“and one day an apple fell”

Still life painting and its TRANSPORTIVE possibilities

4/10-28/11 curator talk 15/11/23


“And one day the apple fell”

Still life painting and it’s transportive possibilities

Curated by Dan Howard-Birt

Featuring thr work of: Andreas Rüthi, Jacqui Hallum, Nina Royle, Lee Maelzer, Mahali O’Hare, Philip Nicol, Dan Howard-Birt,

Lee Johnson, Casper White, Andrew Churchill, Jamie Atherton

Still life painting is a centuries-old convention where a painter gathers small objects on a tabletop, stands in front of this arrangement, and attempts to make equivalents - in paint - of what they see. There are two separate things going on here. Firstly, the choice of objects might say something about the times the painter lives in and the communities they engage with, or the arrangement might say something about home-life or studio-life. Secondly, and of equal importance, is the presence of the painter. The time it takes to stand over the tabletop motif with brush in hand is a special time. In the concentration of looking, mixing colour and applying paint, time moves differently, our minds wander and the objects being painted take on strange personalities, charged characteristics or they remind us of painting precedents that all painters mentally carry around with them. The painter is both present (bearing witness) and transported (dreaming through painting)

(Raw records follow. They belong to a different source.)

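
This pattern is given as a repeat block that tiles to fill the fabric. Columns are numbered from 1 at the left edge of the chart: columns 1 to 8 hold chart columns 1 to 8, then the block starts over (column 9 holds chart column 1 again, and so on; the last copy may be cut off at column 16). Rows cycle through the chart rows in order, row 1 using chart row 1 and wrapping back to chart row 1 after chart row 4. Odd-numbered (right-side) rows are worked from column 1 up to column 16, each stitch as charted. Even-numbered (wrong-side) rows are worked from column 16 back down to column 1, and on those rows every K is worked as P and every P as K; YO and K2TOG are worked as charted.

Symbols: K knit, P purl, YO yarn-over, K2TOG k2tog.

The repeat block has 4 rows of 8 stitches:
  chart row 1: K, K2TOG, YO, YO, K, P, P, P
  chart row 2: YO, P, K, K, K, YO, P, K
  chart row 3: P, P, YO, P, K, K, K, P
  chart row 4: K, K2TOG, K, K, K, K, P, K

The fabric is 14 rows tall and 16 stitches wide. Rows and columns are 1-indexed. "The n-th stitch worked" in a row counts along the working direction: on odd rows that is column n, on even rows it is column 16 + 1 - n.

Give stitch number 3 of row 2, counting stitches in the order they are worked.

Row 2: (2-1) mod 4 = 1, so use chart row 2. Even row -> WS.
Chart row 2 tiled across columns 1-16: YO P K K K YO P K YO P K K K YO P K
WS row: flip the tiled sequence (start at column 16) and apply K<->P; YO and K2TOG stay.
Row 2 as worked: P K YO P P P K YO P K YO P P P K YO
The 3rd stitch worked is YO.

Stitch:
YO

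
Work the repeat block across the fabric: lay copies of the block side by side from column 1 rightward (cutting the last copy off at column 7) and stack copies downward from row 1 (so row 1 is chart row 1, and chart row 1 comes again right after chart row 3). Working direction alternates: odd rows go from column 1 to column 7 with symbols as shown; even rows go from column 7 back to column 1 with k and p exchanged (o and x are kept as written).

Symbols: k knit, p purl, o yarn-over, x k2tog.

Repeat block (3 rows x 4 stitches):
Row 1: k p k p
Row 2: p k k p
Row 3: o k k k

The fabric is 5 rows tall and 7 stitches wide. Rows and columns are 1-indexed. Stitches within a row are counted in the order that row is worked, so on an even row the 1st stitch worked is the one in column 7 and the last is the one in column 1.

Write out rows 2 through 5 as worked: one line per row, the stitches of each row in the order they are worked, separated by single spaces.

Rows as worked:
p p k k p p k
o k k k o k k
p k p k p k p
p k k p p k k

Derivation:
Row 2: chart row 2, WS - tiled (columns 1-7): p k k p p k k; work from column 7 back to 1 with k<->p swapped.
Row 3: chart row 3, RS - tile across columns 1-7 and work as-is.
Row 4: chart row 1, WS - tiled (columns 1-7): k p k p k p k; work from column 7 back to 1 with k<->p swapped.
Row 5: chart row 2, RS - tile across columns 1-7 and work as-is.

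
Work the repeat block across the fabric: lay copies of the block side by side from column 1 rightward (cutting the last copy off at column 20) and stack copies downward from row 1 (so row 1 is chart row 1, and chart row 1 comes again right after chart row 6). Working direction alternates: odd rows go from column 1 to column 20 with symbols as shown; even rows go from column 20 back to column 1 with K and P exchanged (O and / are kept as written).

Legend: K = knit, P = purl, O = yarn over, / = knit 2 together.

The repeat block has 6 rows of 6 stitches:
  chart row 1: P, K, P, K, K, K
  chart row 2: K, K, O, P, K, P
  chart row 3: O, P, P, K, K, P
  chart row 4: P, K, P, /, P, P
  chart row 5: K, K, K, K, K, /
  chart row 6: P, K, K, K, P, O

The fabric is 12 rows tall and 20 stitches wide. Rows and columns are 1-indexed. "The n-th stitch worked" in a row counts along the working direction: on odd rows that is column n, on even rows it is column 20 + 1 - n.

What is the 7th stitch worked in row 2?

Stitch:
P

Derivation:
For row 2: chart row = ((2-1) mod 6) + 1 = 2; this is a WS (even) row.
Chart row 2 tiled across columns 1-20: K K O P K P K K O P K P K K O P K P K K
WS row: flip the tiled sequence (start at column 20) and apply K<->P; O and / stay.
Row 2 as worked: P P K P K O P P K P K O P P K P K O P P
Stitch 7 in working order -> P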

Just as making still life painting seems to embrace the divergent processes of recording and dreaming, so too looking at still life painting opens-up a feeling that the image is both a collection of ordinary objects and the seed of metaphoric potentialities. From the vanitas contemplation of death among living things or the demonstration of culture or wealth through blooms and trinkets, to the conjuring of landscape spaces within the folds of a cloth or the processing of influences, still life paintings have endless possibilities for becoming bigger and more complex than they at first seem.

The exhibition title borrows equally from T J Clark’s recent appraisal of Cezanne whereby all things are woven into a precarious and delicately held continuum (himself citing Ernst Bloch: “no longer fruit, nor fruit made over into paint; instead all imaginable life is in them, and if they were to fall, a universal conflagration would ensue.”), and from the lyrical rhythm of Bob Dylan’s Tangled Up in Blue. ‘I had a job in the great north woods / Working as a cook for a spell / But I never did like it all that much / And one day the axe just fell’. Dylan’s axe is both a woodcutter’s tool and the action of quitting or losing a job. So too, the apples, cups, flowers and pots in this show cannot help but be more than they appear.